猴子没理会我的调侃,凑近了,鼻子抽动了两下,眼神里的担忧迅速被一种技术宅特有的、发现新漏洞般的敏锐取代:“你身上有硝烟味……不对,是灰尘和……肾上腺素的味道。铭哥,你到底干嘛去了?不是说就去探个路吗?”
我瘫坐在单人沙发里,“探路?”我笑了笑,笑容可能没什么温度,“探到o记(有组织罪案及三合会调查科)的枪口底下去了。”
猴子的嘴巴张成了o型,足以塞进一个鸡蛋。
接下来的十几分钟,房间里只剩下我略显低沉的叙述声,偶尔夹杂着猴子压抑不住的惊呼和抽气声。我删减了部分细节,只重点描述了兴业中心的诡异氛围、突如其来的“遭遇战”、以及杨玉格的身份和她抛出的那个惊人的提议。
但我脑海里的放映机,却一帧不慢地重放着所有细节。
那个清洁工推车摆放的角度,过于刻意地挡住了消防通道的视线。
杨玉格出现时,指尖按压在配枪枪套上的细微动作,那是高度戒备下的本能。
她提到“走私案”时,瞳孔微不可查的收缩,以及说出“互相利用”四个字时,嘴角那丝近乎冷酷的坦诚。

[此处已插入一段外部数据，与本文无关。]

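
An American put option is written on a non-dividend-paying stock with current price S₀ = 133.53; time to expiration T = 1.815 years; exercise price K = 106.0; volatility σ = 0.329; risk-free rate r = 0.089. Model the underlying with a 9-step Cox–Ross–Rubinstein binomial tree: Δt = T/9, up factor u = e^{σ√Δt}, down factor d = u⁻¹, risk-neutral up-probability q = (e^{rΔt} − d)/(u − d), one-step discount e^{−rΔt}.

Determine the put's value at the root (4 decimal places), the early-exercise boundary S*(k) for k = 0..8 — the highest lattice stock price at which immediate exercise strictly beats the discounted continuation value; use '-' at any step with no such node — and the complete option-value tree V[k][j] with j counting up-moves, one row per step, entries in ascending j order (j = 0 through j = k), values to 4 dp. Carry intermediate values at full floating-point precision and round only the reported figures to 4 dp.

Δt=0.20167, u=1.15922, d=0.86265, q=0.52420, disc=e^(-rΔt)=0.98221
k=9 terminal: V=max(K-S,0) → 70.6739 58.5294 42.2097 20.2796 0.0000 0.0000 0.0000 0.0000 0.0000 0.0000
k=8: j=0 S=40.9506 intr=65.0494 cont=63.1639 V=65.0494[EX]; j=1 S=55.0288 intr=50.9712 cont=49.0857 V=50.9712[EX]; j=2 S=73.9468 intr=32.0532 cont=30.1676 V=32.0532[EX]; j=3 S=99.3686 intr=6.6314 cont=9.4774 V=9.4774[hold]; j=4 S=133.5300 intr=0.0000 cont=0.0000 V=0.0000[hold]; j=5 S=179.4356 intr=0.0000 cont=0.0000 V=0.0000[hold]; j=6 S=241.1228 intr=0.0000 cont=0.0000 V=0.0000[hold]; j=7 S=324.0172 intr=0.0000 cont=0.0000 V=0.0000[hold]; j=8 S=435.4093 intr=0.0000 cont=0.0000 V=0.0000[hold]  S*(8)=73.9468
k=7: j=0 S=47.4706 intr=58.5294 cont=56.6438 V=58.5294[EX]; j=1 S=63.7903 intr=42.2097 cont=40.3242 V=42.2097[EX]; j=2 S=85.7204 intr=20.2796 cont=19.8594 V=20.2796[EX]; j=3 S=115.1898 intr=0.0000 cont=4.4292 V=4.4292[hold]; j=4 S=154.7903 intr=0.0000 cont=0.0000 V=0.0000[hold]; j=5 S=208.0048 intr=0.0000 cont=0.0000 V=0.0000[hold]; j=6 S=279.5137 intr=0.0000 cont=0.0000 V=0.0000[hold]; j=7 S=375.6063 intr=0.0000 cont=0.0000 V=0.0000[hold]  S*(7)=85.7204
k=6: j=0 S=55.0288 intr=50.9712 cont=49.0857 V=50.9712[EX]; j=1 S=73.9468 intr=32.0532 cont=30.1676 V=32.0532[EX]; j=2 S=99.3686 intr=6.6314 cont=11.7579 V=11.7579[hold]; j=3 S=133.5300 intr=0.0000 cont=2.0699 V=2.0699[hold]; j=4 S=179.4356 intr=0.0000 cont=0.0000 V=0.0000[hold]; j=5 S=241.1228 intr=0.0000 cont=0.0000 V=0.0000[hold]; j=6 S=324.0172 intr=0.0000 cont=0.0000 V=0.0000[hold]  S*(6)=73.9468
k=5: j=0 S=63.7903 intr=42.2097 cont=40.3242 V=42.2097[EX]; j=1 S=85.7204 intr=20.2796 cont=21.0335 V=21.0335[hold]; j=2 S=115.1898 intr=0.0000 cont=6.5607 V=6.5607[hold]; j=3 S=154.7903 intr=0.0000 cont=0.9674 V=0.9674[hold]; j=4 S=208.0048 intr=0.0000 cont=0.0000 V=0.0000[hold]; j=5 S=279.5137 intr=0.0000 cont=0.0000 V=0.0000[hold]  S*(5)=63.7903
k=4: j=0 S=73.9468 intr=32.0532 cont=30.5558 V=32.0532[EX]; j=1 S=99.3686 intr=6.6314 cont=13.2077 V=13.2077[hold]; j=2 S=133.5300 intr=0.0000 cont=3.5641 V=3.5641[hold]; j=3 S=179.4356 intr=0.0000 cont=0.4521 V=0.4521[hold]; j=4 S=241.1228 intr=0.0000 cont=0.0000 V=0.0000[hold]  S*(4)=73.9468
k=3: j=0 S=85.7204 intr=20.2796 cont=21.7800 V=21.7800[hold]; j=1 S=115.1898 intr=0.0000 cont=8.0075 V=8.0075[hold]; j=2 S=154.7903 intr=0.0000 cont=1.8984 V=1.8984[hold]; j=3 S=208.0048 intr=0.0000 cont=0.2113 V=0.2113[hold]  S*(3)=-
k=2: j=0 S=99.3686 intr=6.6314 cont=14.3015 V=14.3015[hold]; j=1 S=133.5300 intr=0.0000 cont=4.7197 V=4.7197[hold]; j=2 S=179.4356 intr=0.0000 cont=0.9960 V=0.9960[hold]  S*(2)=-
k=1: j=0 S=115.1898 intr=0.0000 cont=9.1137 V=9.1137[hold]; j=1 S=154.7903 intr=0.0000 cont=2.7185 V=2.7185[hold]  S*(1)=-
k=0: j=0 S=133.5300 intr=0.0000 cont=5.6589 V=5.6589[hold]  S*(0)=-

price = 5.6589
boundary = - - - - 73.9468 63.7903 73.9468 85.7204 73.9468
tree:
5.6589
9.1137 2.7185
14.3015 4.7197 0.9960
21.7800 8.0075 1.8984 0.2113
32.0532 13.2077 3.5641 0.4521 0.0000
42.2097 21.0335 6.5607 0.9674 0.0000 0.0000
50.9712 32.0532 11.7579 2.0699 0.0000 0.0000 0.0000
58.5294 42.2097 20.2796 4.4292 0.0000 0.0000 0.0000 0.0000
65.0494 50.9712 32.0532 9.4774 0.0000 0.0000 0.0000 0.0000 0.0000
70.6739 58.5294 42.2097 20.2796 0.0000 0.0000 0.0000 0.0000 0.0000 0.0000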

每一个片段,都被我的大脑自动抓取、分析、归档。从最细微的痕迹里勾勒出背后的庞大故事,将无数看似无关的线索,用红色的丝线串联,指向那个唯一的、惊人的真相。
猴子听得屏息凝神,手里的薯片袋子捏得咔咔作响都浑然不觉。
“……所以,那个o记的阿Sir……呃,ada,”他好不容易消化完,咽了口唾沫,“她觉得徐三叔……徐智信,跟走私案有关?而且她还想跟我们合作?”
“不是合作,是互相利用。”我纠正他,弹了弹烟灰,目光落在窗外那片璀璨却冰冷的灯火上,“她的原话。很直接,也很港市风格。”
“这……这能信吗?”猴子挠着他那头乱毛,脸上写满了怀疑,“o记啊铭哥!那可是……万一她只是想套我们的话,或者拿我们当诱饵呢?”